(Photo credit: Steve Roberts-Imagn Images)
Brian Harman has grinded through just about every level since turning professional in 2009, so he empathizes with those who will be directly impacted by the reduced field sizes approved by the PGA Tour Policy Board for the 2026 season.
As a member of the Player Advisory Committee, Harman was partof the group of players charged with evaluating the pro and cons of reducing the field sizes for several tournaments.
"I can't even begin to elaborate on how many discussions that we had and ideas going back and forth," Harman said on Tuesday ahead of this week's season-ending The RSM Classic. "It's so nuanced and it's so detailed that it's not like a short interview about it isn't going to do it justice, but we were in the room, we discussed every possible scenario and this is kind of what everyone came up with."
That scenario includes a reduction in fully exempt players on tour in a given season. Beginning in 2026, players who finished in the top 100 of the prior year's FedEx Cup standings will keep full status, down from the top 125 this year. Players finishing Nos. 101-125 in the FedEx Cup standings would receive conditional status.
Only 20 PGA Tour cards will be awarded to Korn Ferry Tour graduates rather than 30, among other minor changes to membership policies.
The fields at standard tournaments, currently at a maximum of 156 players, will be reduced to 144, with consideration for certain fields to be cut to 132 or 120 players based on daylight and pace of play. The Players Championship, the most prestigious non-major tournament in golf, will go from 144 players to 120. These changes also will not take effect until 2026.
The changes have stirred debate among the rank-and-file, with Lucas Glover among them. The former major champion said earlier this week that the policy board "think we're stupid," and suggested the tour enforces its pace of play issues rather than cost professionals their jobs.
"I'm not numb to the fact that we're cutting opportunities, right? It's not something that sits well with me and it doesn't sit well with anyone that was in any of those discussions," Harman said. "But all these decisions that get made, they're all not good or all bad.
"We're looking at every single kind of pro and con to every piece that moves around and trying to figure out the most equitable, fairest way to have a great product at the same time providing enough playing opportunities for everyone.

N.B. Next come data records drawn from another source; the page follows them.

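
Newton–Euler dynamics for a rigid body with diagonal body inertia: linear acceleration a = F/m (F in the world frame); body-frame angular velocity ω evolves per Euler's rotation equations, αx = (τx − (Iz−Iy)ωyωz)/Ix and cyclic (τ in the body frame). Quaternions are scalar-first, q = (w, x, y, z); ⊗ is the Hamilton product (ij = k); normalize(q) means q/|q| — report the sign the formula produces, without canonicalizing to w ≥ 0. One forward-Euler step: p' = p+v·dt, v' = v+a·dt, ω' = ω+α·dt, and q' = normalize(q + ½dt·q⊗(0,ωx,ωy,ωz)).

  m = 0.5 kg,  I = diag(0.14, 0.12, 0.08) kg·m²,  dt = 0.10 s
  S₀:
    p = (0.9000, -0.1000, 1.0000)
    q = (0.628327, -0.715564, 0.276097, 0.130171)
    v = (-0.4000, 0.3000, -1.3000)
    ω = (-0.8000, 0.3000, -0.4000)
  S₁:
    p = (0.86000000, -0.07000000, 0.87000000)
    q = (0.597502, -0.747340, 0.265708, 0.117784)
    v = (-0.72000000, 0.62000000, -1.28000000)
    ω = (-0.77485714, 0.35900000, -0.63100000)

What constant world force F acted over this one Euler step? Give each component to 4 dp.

F = (-1.6000, 1.6000, 0.1000)

velocity change Δv = (-0.32000000, 0.32000000, 0.02000000)
m·(v₁−v₀)/dt = (-1.6000, 1.6000, 0.1000)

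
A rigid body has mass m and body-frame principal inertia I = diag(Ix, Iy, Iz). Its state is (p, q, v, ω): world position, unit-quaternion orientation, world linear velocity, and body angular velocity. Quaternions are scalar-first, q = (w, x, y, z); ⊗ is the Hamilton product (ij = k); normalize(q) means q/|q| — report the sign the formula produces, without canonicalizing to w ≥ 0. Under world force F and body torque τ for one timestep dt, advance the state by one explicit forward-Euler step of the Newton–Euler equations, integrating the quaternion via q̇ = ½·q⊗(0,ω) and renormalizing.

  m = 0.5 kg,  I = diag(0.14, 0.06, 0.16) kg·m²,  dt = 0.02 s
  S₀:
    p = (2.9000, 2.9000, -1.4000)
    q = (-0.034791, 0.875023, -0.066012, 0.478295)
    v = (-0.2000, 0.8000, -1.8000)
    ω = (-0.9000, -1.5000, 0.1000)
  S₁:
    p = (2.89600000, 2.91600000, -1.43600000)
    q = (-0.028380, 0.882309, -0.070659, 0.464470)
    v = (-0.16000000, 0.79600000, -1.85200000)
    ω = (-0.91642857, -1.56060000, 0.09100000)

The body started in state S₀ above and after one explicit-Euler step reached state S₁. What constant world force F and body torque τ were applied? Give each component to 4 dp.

F = (1.0000, -0.1000, -1.3000)
τ = (-0.1300, -0.1800, -0.1800)

rate change Δω = (-0.01642857, -0.06060000, -0.00900000)
gyro term ω₀×Iω₀ = (-0.0150, 0.0018, -0.1080)
τ = I·(Δω/dt) + ω₀×(Iω₀) = (-0.1300, -0.1800, -0.1800)
v₁ − v₀ = (0.04000000, -0.00400000, -0.05200000)
m·(v₁−v₀)/dt = (1.0000, -0.1000, -1.3000)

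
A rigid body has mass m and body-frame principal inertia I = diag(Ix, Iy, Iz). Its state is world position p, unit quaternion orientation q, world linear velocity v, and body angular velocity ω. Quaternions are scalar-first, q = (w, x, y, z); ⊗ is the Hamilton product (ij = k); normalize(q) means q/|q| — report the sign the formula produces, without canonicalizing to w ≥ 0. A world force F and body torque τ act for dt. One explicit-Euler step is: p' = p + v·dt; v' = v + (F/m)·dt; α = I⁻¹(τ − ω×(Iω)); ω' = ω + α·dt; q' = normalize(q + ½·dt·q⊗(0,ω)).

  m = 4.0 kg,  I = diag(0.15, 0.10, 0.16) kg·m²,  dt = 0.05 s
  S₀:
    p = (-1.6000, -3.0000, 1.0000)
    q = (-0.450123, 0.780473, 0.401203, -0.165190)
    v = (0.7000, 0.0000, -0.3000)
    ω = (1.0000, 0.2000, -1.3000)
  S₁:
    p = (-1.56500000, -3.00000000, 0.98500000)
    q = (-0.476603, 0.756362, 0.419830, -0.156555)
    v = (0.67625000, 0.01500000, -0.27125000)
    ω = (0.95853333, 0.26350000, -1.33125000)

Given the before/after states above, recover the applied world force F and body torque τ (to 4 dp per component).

velocity change Δv = (-0.02375000, 0.01500000, 0.02875000)
applied force F = (-1.9000, 1.2000, 2.3000)
ω₁ − ω₀ = (-0.04146667, 0.06350000, -0.03125000)
I·α + gyro = (-0.1400, 0.1400, -0.1100)

F = (-1.9000, 1.2000, 2.3000)
τ = (-0.1400, 0.1400, -0.1100)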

Harman said the PAC was broken into separate subcommittees to each evaluate different potential pathways. At the end of the day, the math simply doesn't work out for 156-player fields on one course during times of the year with limited daylight hours.
"Daylight's a big thing, can't finish," he said. "The Tour's been expanding for the last I don't know how many years and just we're trying to come up with the best possible product for television, for the players and to make sure that people have pathways to get in.
"I feel as though when we get into some of these 156-man fields, you can look at the parking lot out here, there's nowhere to park and (Sea Island) is two golf courses, thank goodness. But 156 on one golf course, it's hard to navigate a practice round, it's hard to navigate where to get food.
"I mean, logistically it just makes it a lot, a lot tougher."
Harman has three victories since joining the PGA Tour 12 years ago, highlighted by his win at The Open Championship in 2023. At just 5 feet, 7 inches tall, he's one of the shorter hitters on tour and is a noted grinder who has carved out a lengthy career with excellent iron play and a strong short game.
Currently 24th in the Official World Golf Ranking, Harman has been as high as eighth but was also 123rd to begin the 2020 season and 141st to open 2017. So it's safe to presume Harman doesn't classify himself as among the "cool kids" Glover said are driving the decisions that most benefit them.
"If you're one of the guys that you feel like you're going to affected by it, you're very upset by it and I understand that, I would feel the exact same way," Harman said.
"They're really hard conversations to have because for me, I've been on every side of that token. I've been 100 to 125, I've been 70 to 100, I've been 1 to 20. I understand how all those blocks feel and for me to, like, having to discuss how that stuff gets moved around, it's extremely, extremely difficult and it's not comfortable."
On the flip side of the debate, Harman believes that playing well throughout a season is now more rewarded than ever before on the PGA Tour.
"There's a ton of different ways to look at it," he said. "For the first half of my career, I finished top-50 two or three times, right? Two of three times out of four or five times, and what you were rewarded for that was essentially not much. You got to start your season the same time two weeks later at zero, you weren't in any World Golf Championships, you weren't in any majors, you weren't in any bigger tournaments.
"Now if you go out and you have a nice year on the PGA Tour, you finish in the top 50, you're in the elevated events, you have an incredible opportunity and that opportunity is because you've had a great year.
"You've never been more rewarded for playing great golf right now and I think that's a really cool place for the Tour to be in.
"You look at all of the information that's presented and you do your best to make the best possible decision for the most amount of people."